Significant
Reduction in Interface Resistance and
Super-Enhanced Performance of Lithium-Metal Battery by In Situ Construction
of Poly(vinylidene fluoride)-Based Solid-State Membrane with Dual
Ceramic Fillers
posted on 2021-08-13, 09:14authored bySajid
Hussain Siyal, Syed Shoaib Ahmad Shah, Tayyaba Najam, Muhammad Sufyan Javed, Muhammad Imran, Jin-Le Lan
Due to the degradation of lithium-metal
anode, lithium dendritic
growth and other challenging problems like interface resistance among
electrolyte and electrode may damage the actual performance of lithium-metal
batteries (LMB).

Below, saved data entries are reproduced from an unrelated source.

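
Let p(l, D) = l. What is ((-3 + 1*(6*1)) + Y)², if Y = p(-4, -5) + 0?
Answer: 1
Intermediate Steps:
Y = -4 (Y = -4 + 0 = -4)
((-3 + 1*(6*1)) + Y)² = ((-3 + 1*(6*1)) - 4)² = ((-3 + 1*6) - 4)² = ((-3 + 6) - 4)² = (3 - 4)² = (-1)² = 1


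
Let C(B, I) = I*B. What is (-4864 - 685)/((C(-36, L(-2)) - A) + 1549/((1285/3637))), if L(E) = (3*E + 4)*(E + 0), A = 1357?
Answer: -7130465/3704928 ≈ -1.9246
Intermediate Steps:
L(E) = E*(4 + 3*E) (L(E) = (4 + 3*E)*E = E*(4 + 3*E))
C(B, I) = B*I
(-4864 - 685)/((C(-36, L(-2)) - A) + 1549/((1285/3637))) = (-4864 - 685)/((-(-72)*(4 + 3*(-2)) - 1*1357) + 1549/((1285/3637))) = -5549/((-(-72)*(4 - 6) - 1357) + 1549/((1285*(1/3637)))) = -5549/((-(-72)*(-2) - 1357) + 1549/(1285/3637)) = -5549/((-36*4 - 1357) + 1549*(3637/1285)) = -5549/((-144 - 1357) + 5633713/1285) = -5549/(-1501 + 5633713/1285) = -5549/3704928/1285 = -5549*1285/3704928 = -7130465/3704928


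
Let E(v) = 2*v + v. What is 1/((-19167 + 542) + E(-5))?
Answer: -1/18640 ≈ -5.3648e-5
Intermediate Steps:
E(v) = 3*v
1/((-19167 + 542) + E(-5)) = 1/((-19167 + 542) + 3*(-5)) = 1/(-18625 - 15) = 1/(-18640) = -1/18640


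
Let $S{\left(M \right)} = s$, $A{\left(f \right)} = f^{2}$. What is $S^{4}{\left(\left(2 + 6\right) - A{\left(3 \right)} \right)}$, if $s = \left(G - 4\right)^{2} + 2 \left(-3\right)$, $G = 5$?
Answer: $625$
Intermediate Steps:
$s = -5$ ($s = \left(5 - 4\right)^{2} + 2 \left(-3\right) = 1^{2} - 6 = 1 - 6 = -5$)
$S{\left(M \right)} = -5$
$S^{4}{\left(\left(2 + 6\right) - A{\left(3 \right)} \right)} = \left(-5\right)^{4} = 625$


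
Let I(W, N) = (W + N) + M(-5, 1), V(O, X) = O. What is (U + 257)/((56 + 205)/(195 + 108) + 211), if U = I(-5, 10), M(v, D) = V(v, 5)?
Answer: 25957/21398 ≈ 1.2131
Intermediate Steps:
M(v, D) = v
I(W, N) = -5 + N + W (I(W, N) = (W + N) - 5 = (N + W) - 5 = -5 + N + W)
U = 0 (U = -5 + 10 - 5 = 0)
(U + 257)/((56 + 205)/(195 + 108) + 211) = (0 + 257)/((56 + 205)/(195 + 108) + 211) = 257/(261/303 + 211) = 257/(261*(1/303) + 211) = 257/(87/101 + 211) = 257/(21398/101) = 257*(101/21398) = 25957/21398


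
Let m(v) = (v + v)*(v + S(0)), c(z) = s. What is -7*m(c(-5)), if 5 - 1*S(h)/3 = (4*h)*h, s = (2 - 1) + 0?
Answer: -224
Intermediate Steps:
s = 1 (s = 1 + 0 = 1)
S(h) = 15 - 12*h**2 (S(h) = 15 - 3*4*h*h = 15 - 12*h**2)
c(z) = 1
m(v) = 2*v*(15 + v) (m(v) = (v + v)*(v + (15 - 12*0**2)) = (2*v)*(v + (15 - 12*0)) = (2*v)*(v + (15 + 0)) = (2*v)*(v + 15) = (2*v)*(15 + v) = 2*v*(15 + v))
-7*m(c(-5)) = -14*(15 + 1) = -14*16 = -7*32 = -224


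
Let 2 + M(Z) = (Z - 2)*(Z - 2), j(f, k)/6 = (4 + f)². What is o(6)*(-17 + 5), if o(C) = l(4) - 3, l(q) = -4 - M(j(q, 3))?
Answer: 1751148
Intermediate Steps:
j(f, k) = 6*(4 + f)²
M(Z) = -2 + (-2 + Z)² (M(Z) = -2 + (Z - 2)*(Z - 2) = -2 + (-2 + Z)*(-2 + Z) = -2 + (-2 + Z)²)
l(q) = -2 - (-2 + 6*(4 + q)²)² (l(q) = -4 - (-2 + (-2 + 6*(4 + q)²)²) = -4 + (2 - (-2 + 6*(4 + q)²)²) = -2 - (-2 + 6*(4 + q)²)²)
o(C) = -145929 (o(C) = (-2 - 4*(-1 + 3*(4 + 4)²)²) - 3 = (-2 - 4*(-1 + 3*8²)²) - 3 = (-2 - 4*(-1 + 3*64)²) - 3 = (-2 - 4*(-1 + 192)²) - 3 = (-2 - 4*191²) - 3 = (-2 - 4*36481) - 3 = (-2 - 145924) - 3 = -145926 - 3 = -145929)
o(6)*(-17 + 5) = -145929*(-17 + 5) = -145929*(-12) = 1751148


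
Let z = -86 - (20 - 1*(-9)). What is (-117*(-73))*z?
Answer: -982215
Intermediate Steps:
z = -115 (z = -86 - (20 + 9) = -86 - 1*29 = -86 - 29 = -115)
(-117*(-73))*z = -117*(-73)*(-115) = 8541*(-115) = -982215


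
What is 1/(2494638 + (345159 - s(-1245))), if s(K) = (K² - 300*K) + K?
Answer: 1/917517 ≈ 1.0899e-6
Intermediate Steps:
s(K) = K² - 299*K
1/(2494638 + (345159 - s(-1245))) = 1/(2494638 + (345159 - (-1245)*(-299 - 1245))) = 1/(2494638 + (345159 - (-1245)*(-1544))) = 1/(2494638 + (345159 - 1*1922280)) = 1/(2494638 + (345159 - 1922280)) = 1/(2494638 - 1577121) = 1/917517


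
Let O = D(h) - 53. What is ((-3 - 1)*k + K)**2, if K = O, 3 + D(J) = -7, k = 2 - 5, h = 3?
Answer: 2601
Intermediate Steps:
k = -3
D(J) = -10 (D(J) = -3 - 7 = -10)
O = -63 (O = -10 - 53 = -63)
K = -63
((-3 - 1)*k + K)**2 = ((-3 - 1)*(-3) - 63)**2 = (-4*(-3) - 63)**2 = (12 - 63)**2 = (-51)**2 = 2601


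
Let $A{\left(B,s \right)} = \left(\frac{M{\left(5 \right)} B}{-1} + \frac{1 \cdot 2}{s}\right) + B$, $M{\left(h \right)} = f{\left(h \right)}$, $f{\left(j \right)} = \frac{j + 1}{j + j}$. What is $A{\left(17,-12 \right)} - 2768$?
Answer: $- \frac{82841}{30} \approx -2761.4$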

Recently, ceramic nanofillers Li1.3Al0.3Ti1.7P(O4)3 (LATP) and
Li0.33La0.557TiO3 (LLTO) seem to
be suitable solid-state electrolytes for lithium metallic solid-state
batteries with outstanding energy densities and highly safer energy
storage devices. Herein, the solid-state electrolytic materials are
composed of a fast ion-conducting solid-state LATP, LLTO, and optimized
amount of adequate polarized poly(vinylidene fluoride) (PVDF) electrolyte
with lithium salt (LiClO4) to fabricate the dual semi-solid-state
polymer electrolyte (DSPE) membrane. The prepared membrane provides
a promising solution for battery safety and the most challenging problems
of interface resistance. The proposed DSPE membrane is investigated
via analytical techniques; testing results showed that the DSPE membrane
possesses excellent electrochemical performance, including suitable
Li-transference numbers and improved ionic conductivities with enhanced
stability. Furthermore, the DSPE membrane is beneficial to resist
the growth of Li dendrites effectively. The symmetrical cell Li//DSPE//Li
exhibits excellent stability at a high current density of 1 mA/cm2 over 1000 h, and the membrane sustains long-cycle performance
with a high retention of 95% after 100 cycles. The designed DSPE membrane
opens a path of fabricating a safe electrolyte membrane for elevated
temperature metal-ion battery applications.